Salin Artikel

Sejumlah Hal ini Jadi Alasan UU PKS Harus Segera Disahkan

Pasalnya, RUU ini sudah dibahas cukup lama, terhitung sejak tahun 2017.

Desakan muncul dari berbagai kalangan, mulai dari akademisi, aktivis perempuan, Komnas Perempuan, hingga Menteri Pemberdayaan Perempuan dan Anak (PPPA) Yohana Yambise.

UU PKS dianggap krusial untuk disahkan karena memuat hal-hal yang tidak diatur di Kitab Undang-Undang Hukum Pidana (KUHP).

Komisioner Komisi Nasional Anti Kekerasan terhadap Perempuan (Komnas Perempuan) Sri Nurherwati mengatakan, RUU PKS menjadi darurat bukan karena sekadar angka kasus yang tercatat saja. Melainkan karena layanan terhadap korban kekerasan seksual yang tidak memadai.

“Dari sekian ratus kasus kekerasan seksual, yang dilaporkan hanya 10 persen, yang masuk ke persidangan jadi 5 persen, yang divonis dengan hukuman, mungkin sekitar 2-3 persen,” ujar Nurherwati.

Pengacara publik Lembaga Bantuan Hukum (LBH) Jakarta Andi Komara menyebutkan, RUU PKS mengatur jenis kekerasan seksual seperti perbudakan seksual, eksploitasi seksual, serta pemaksaan perkawinan.

Tak hanya mengatur hukuman bagi pelaku kekerasan seksual, RUU PKS juga mengatur pencegahaan kekerasan seksual.

RUU yang mengacu pada pengalaman para korban kekerasan seksual tersebut juga mengutamakan hak-hak terhadap korban yang selama ini kerap diabaikan.

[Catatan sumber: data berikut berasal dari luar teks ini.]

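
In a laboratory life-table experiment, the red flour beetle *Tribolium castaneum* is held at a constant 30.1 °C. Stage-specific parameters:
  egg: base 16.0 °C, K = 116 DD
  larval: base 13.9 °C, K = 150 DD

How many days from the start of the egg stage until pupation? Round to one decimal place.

17.5 days

egg: 116 / (30.1 − 16.0) = 116 / 14.1 = 8.227 d.
larval: 150 / (30.1 − 13.9) = 150 / 16.2 = 9.259 d.
Sum = 17.486 ≈ 17.5 days.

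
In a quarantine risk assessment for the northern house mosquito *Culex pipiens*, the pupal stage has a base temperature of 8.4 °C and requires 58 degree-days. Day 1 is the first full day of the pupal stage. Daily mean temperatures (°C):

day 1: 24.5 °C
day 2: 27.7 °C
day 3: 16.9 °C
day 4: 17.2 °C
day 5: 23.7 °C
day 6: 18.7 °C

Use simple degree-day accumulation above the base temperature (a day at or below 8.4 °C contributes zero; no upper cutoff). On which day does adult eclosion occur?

Daily DD above 8.4 °C: 16.1, 19.3, 8.5, 8.8, 15.3, 10.3.
Cumulative: 16.1, 35.4, 43.9, 52.7, 68.0, 78.3.
The total first reaches 58 DD on day 5.

day 5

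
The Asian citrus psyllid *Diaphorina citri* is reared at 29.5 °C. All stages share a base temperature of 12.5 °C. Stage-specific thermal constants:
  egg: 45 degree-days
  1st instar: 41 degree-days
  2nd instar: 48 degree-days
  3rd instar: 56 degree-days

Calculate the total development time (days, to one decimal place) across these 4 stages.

11.2 days

Daily accumulation at 29.5 °C = 29.5 − 12.5 = 17.0 DD/day.
Total K = 45 + 41 + 48 + 56 = 190 DD.
Total duration = 190 / 17.0 = 11.176 ≈ 11.2 days.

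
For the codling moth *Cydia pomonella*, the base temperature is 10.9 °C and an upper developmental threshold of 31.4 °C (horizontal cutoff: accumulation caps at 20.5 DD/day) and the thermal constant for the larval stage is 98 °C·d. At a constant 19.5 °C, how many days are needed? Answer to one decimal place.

11.4 days

Daily accumulation = 19.5 − 10.9 = 8.6 DD/day.
Duration = 98 / 8.6 = 11.395 ≈ 11.4 days.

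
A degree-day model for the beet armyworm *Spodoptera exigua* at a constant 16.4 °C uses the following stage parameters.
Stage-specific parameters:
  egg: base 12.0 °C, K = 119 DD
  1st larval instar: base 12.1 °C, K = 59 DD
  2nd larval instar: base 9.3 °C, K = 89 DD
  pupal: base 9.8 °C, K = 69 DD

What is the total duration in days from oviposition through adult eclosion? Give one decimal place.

63.8 days

egg: 119 / (16.4 − 12.0) = 119 / 4.4 = 27.045 d.
1st larval instar: 59 / (16.4 − 12.1) = 59 / 4.3 = 13.721 d.
2nd larval instar: 89 / (16.4 − 9.3) = 89 / 7.1 = 12.535 d.
pupal: 69 / (16.4 − 9.8) = 69 / 6.6 = 10.455 d.
Sum = 63.756 ≈ 63.8 days.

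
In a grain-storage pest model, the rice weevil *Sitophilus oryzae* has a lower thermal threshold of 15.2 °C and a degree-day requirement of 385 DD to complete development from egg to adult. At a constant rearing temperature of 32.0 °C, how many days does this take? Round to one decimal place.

22.9 days

Daily accumulation = 32.0 − 15.2 = 16.8 DD/day.
Duration = 385 / 16.8 = 22.917 ≈ 22.9 days.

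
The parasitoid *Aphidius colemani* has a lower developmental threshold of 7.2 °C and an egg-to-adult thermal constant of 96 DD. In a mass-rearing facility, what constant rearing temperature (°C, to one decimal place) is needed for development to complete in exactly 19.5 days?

Required daily accumulation = 96 / 19.5 = 4.923 DD/day.
T = T_base + 4.923 = 7.2 + 4.923 = 12.123 ≈ 12.1 °C.

12.1 °C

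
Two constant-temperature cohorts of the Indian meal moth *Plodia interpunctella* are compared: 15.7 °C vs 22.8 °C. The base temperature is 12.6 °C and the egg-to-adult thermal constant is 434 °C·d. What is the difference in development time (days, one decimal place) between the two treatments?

97.5 days

At 15.7 °C: 434 / (15.7 − 12.6) = 434 / 3.1 = 140.000 d.
At 22.8 °C: 434 / (22.8 − 12.6) = 434 / 10.2 = 42.549 d.
Difference = |140.000 − 42.549| = 97.451 ≈ 97.5 days.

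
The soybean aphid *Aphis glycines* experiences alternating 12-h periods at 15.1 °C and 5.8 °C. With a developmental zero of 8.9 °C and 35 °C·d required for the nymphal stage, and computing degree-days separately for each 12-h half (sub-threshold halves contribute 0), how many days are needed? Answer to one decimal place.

Day half: max(0, 15.1 − 8.9) × 0.5 = 6.2 × 0.5 = 3.10 DD.
Night half: max(0, 5.8 − 8.9) × 0.5 = 0.0 × 0.5 = 0.00 DD.
Per 24 h: 3.10 DD/day.
Duration = 35 / 3.10 = 11.290 ≈ 11.3 days.

11.3 days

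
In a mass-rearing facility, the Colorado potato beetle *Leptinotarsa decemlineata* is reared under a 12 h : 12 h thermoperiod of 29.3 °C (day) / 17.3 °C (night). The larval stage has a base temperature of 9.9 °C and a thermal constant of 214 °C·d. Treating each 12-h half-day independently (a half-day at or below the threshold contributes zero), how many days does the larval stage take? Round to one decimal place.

Day half: max(0, 29.3 − 9.9) × 0.5 = 19.4 × 0.5 = 9.70 DD.
Night half: max(0, 17.3 − 9.9) × 0.5 = 7.4 × 0.5 = 3.70 DD.
Per 24 h: 13.40 DD/day.
Duration = 214 / 13.40 = 15.970 ≈ 16.0 days.

16.0 days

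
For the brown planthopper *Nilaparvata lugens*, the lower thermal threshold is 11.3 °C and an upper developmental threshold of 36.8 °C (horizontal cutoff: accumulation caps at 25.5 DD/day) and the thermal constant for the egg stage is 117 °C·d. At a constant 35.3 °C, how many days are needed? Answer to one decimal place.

4.9 days

Daily accumulation = 35.3 − 11.3 = 24.0 DD/day.
Duration = 117 / 24.0 = 4.875 ≈ 4.9 days.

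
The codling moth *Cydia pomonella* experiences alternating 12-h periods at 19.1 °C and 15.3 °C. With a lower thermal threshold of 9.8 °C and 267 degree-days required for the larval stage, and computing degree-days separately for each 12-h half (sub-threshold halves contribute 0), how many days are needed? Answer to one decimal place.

36.1 days

Day half: max(0, 19.1 − 9.8) × 0.5 = 9.3 × 0.5 = 4.65 DD.
Night half: max(0, 15.3 − 9.8) × 0.5 = 5.5 × 0.5 = 2.75 DD.
Per 24 h: 7.40 DD/day.
Duration = 267 / 7.40 = 36.081 ≈ 36.1 days.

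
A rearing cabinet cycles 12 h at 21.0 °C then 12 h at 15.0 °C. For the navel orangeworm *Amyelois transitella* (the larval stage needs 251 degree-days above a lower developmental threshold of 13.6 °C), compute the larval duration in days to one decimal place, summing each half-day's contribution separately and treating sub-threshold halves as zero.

Day half: max(0, 21.0 − 13.6) × 0.5 = 7.4 × 0.5 = 3.70 DD.
Night half: max(0, 15.0 − 13.6) × 0.5 = 1.4 × 0.5 = 0.70 DD.
Per 24 h: 4.40 DD/day.
Duration = 251 / 4.40 = 57.045 ≈ 57.0 days.

57.0 days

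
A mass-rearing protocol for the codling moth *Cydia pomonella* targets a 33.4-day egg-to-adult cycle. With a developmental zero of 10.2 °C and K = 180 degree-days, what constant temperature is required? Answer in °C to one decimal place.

Required daily accumulation = 180 / 33.4 = 5.389 DD/day.
T = T_base + 5.389 = 10.2 + 5.389 = 15.589 ≈ 15.6 °C.

15.6 °C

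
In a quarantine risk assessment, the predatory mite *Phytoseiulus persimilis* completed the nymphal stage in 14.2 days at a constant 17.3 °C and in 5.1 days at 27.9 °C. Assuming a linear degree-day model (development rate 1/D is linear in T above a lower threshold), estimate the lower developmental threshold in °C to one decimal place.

11.4 °C

Under the model K = D·(T − T_b), so D₁·(T₁ − T_b) = D₂·(T₂ − T_b).
14.2·(17.3 − T_b) = 5.1·(27.9 − T_b)
T_b = (14.2·17.3 − 5.1·27.9) / (14.2 − 5.1) = 103.37 / 9.1 = 11.359 °C ≈ 11.4 °C.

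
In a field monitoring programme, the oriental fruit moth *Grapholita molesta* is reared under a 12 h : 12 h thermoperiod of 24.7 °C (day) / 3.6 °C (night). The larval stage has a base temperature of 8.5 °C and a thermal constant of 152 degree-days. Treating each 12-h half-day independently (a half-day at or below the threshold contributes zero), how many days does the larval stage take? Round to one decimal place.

18.8 days

Day half: max(0, 24.7 − 8.5) × 0.5 = 16.2 × 0.5 = 8.10 DD.
Night half: max(0, 3.6 − 8.5) × 0.5 = 0.0 × 0.5 = 0.00 DD.
Per 24 h: 8.10 DD/day.
Duration = 152 / 8.10 = 18.765 ≈ 18.8 days.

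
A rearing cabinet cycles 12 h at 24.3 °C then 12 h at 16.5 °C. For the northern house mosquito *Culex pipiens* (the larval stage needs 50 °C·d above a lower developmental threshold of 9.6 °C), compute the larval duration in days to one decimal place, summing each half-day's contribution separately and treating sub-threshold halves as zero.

4.6 days

Day half: max(0, 24.3 − 9.6) × 0.5 = 14.7 × 0.5 = 7.35 DD.
Night half: max(0, 16.5 − 9.6) × 0.5 = 6.9 × 0.5 = 3.45 DD.
Per 24 h: 10.80 DD/day.
Duration = 50 / 10.80 = 4.630 ≈ 4.6 days.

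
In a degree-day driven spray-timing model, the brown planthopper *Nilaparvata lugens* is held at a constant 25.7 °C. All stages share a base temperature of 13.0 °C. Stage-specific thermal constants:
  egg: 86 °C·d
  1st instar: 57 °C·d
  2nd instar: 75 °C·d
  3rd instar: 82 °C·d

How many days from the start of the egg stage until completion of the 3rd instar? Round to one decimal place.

23.6 days

Daily accumulation at 25.7 °C = 25.7 − 13.0 = 12.7 DD/day.
Total K = 86 + 57 + 75 + 82 = 300 DD.
Total duration = 300 / 12.7 = 23.622 ≈ 23.6 days.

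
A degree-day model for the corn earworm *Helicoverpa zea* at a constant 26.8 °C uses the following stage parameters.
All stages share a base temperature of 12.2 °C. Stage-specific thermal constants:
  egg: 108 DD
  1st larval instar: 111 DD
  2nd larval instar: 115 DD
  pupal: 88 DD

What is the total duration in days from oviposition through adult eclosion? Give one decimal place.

Daily accumulation at 26.8 °C = 26.8 − 12.2 = 14.6 DD/day.
Total K = 108 + 111 + 115 + 88 = 422 DD.
Total duration = 422 / 14.6 = 28.904 ≈ 28.9 days.

28.9 days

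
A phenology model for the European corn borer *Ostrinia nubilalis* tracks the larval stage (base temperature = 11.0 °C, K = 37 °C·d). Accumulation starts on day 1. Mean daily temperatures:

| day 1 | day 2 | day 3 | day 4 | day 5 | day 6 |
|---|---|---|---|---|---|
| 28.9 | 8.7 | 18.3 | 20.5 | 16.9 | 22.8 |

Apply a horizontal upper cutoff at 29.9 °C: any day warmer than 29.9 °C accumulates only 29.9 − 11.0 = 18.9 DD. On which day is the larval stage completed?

Daily DD above 11.0 °C (capped at 18.9): 17.9, 0.0, 7.3, 9.5, 5.9, 11.8.
Cumulative: 17.9, 17.9, 25.2, 34.7, 40.6, 52.4.
The total first reaches 37 DD on day 5.

day 5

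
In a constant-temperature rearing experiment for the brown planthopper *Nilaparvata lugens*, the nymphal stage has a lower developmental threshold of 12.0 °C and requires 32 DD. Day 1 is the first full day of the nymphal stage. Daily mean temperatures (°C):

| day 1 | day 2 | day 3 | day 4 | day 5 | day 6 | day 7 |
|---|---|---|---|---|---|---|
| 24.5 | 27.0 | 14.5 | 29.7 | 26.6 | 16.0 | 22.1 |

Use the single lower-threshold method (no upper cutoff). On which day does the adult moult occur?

Daily DD above 12.0 °C: 12.5, 15.0, 2.5, 17.7, 14.6, 4.0, 10.1.
Cumulative: 12.5, 27.5, 30.0, 47.7, 62.3, 66.3, 76.4.
The total first reaches 32 DD on day 4.

day 4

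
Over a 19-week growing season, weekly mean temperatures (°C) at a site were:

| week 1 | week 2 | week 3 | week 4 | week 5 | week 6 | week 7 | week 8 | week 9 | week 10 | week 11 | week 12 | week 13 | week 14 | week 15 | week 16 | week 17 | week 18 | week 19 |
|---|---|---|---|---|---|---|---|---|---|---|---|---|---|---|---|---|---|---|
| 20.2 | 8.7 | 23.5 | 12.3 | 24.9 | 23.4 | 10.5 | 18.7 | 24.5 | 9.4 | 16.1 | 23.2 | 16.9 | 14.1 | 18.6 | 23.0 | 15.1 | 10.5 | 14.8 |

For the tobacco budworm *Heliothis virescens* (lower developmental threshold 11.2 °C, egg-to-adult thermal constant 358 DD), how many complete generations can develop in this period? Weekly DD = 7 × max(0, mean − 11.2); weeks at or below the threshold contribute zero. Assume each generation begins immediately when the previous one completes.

2 generations

Weekly DD (7 × max(0, T̄ − 11.2)): 63.0, 0.0, 86.1, 7.7, 95.9, 85.4, 0.0, 52.5, 93.1, 0.0, 34.3, 84.0, 39.9, 20.3, 51.8, 82.6, 27.3, 0.0, 25.2.
Season total = 849.1 DD.
Complete generations = ⌊849.1 / 358⌋ = 2.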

"Dari pengalaman saya mendampingi korban kekerasan seksual memang sangat sulit, pasti polisi bilang kejadian tersebut suka sama suka. Terus ditanya kenapa nggak langsung lapor? Mana mungkin korban bisa langsung lapor, kan ini terkait kesiapan mental. Orang yang baru diperkosa kan pasti trauma, butuh keberanian untuk melapor," kata Andi.

Mengatur 9 jenis kekerasan seksual

Draf RUU PKS menyebutkan ada sembilan jenis tindak pidana kekerasan seksual.

Kesembilan jenis tindak pidana tersebut yakni pelecehan seksual, eksploitasi seksual, pemaksaan kontrasepsi, pemaksaan aborsi, perkosaan, pemaksaan perkawainan, pemaksaan pelacuran, perbudakan seksual, dan penyiksaan seksual.

Kekerasan seksual meliputi peristiwa kekerasan seksual dalam lingkup relasi personal, rumah tangga, relasi kerja, publik dan situasi khusus lainnya.

Menurut Ketua Sub Komisi Pendidikan Komnas Perempuan Masruchah, definisi tindak pidana kekerasan seksual tidak lagi sebatas kekerasan fisik atau penetrasi alat kelamin.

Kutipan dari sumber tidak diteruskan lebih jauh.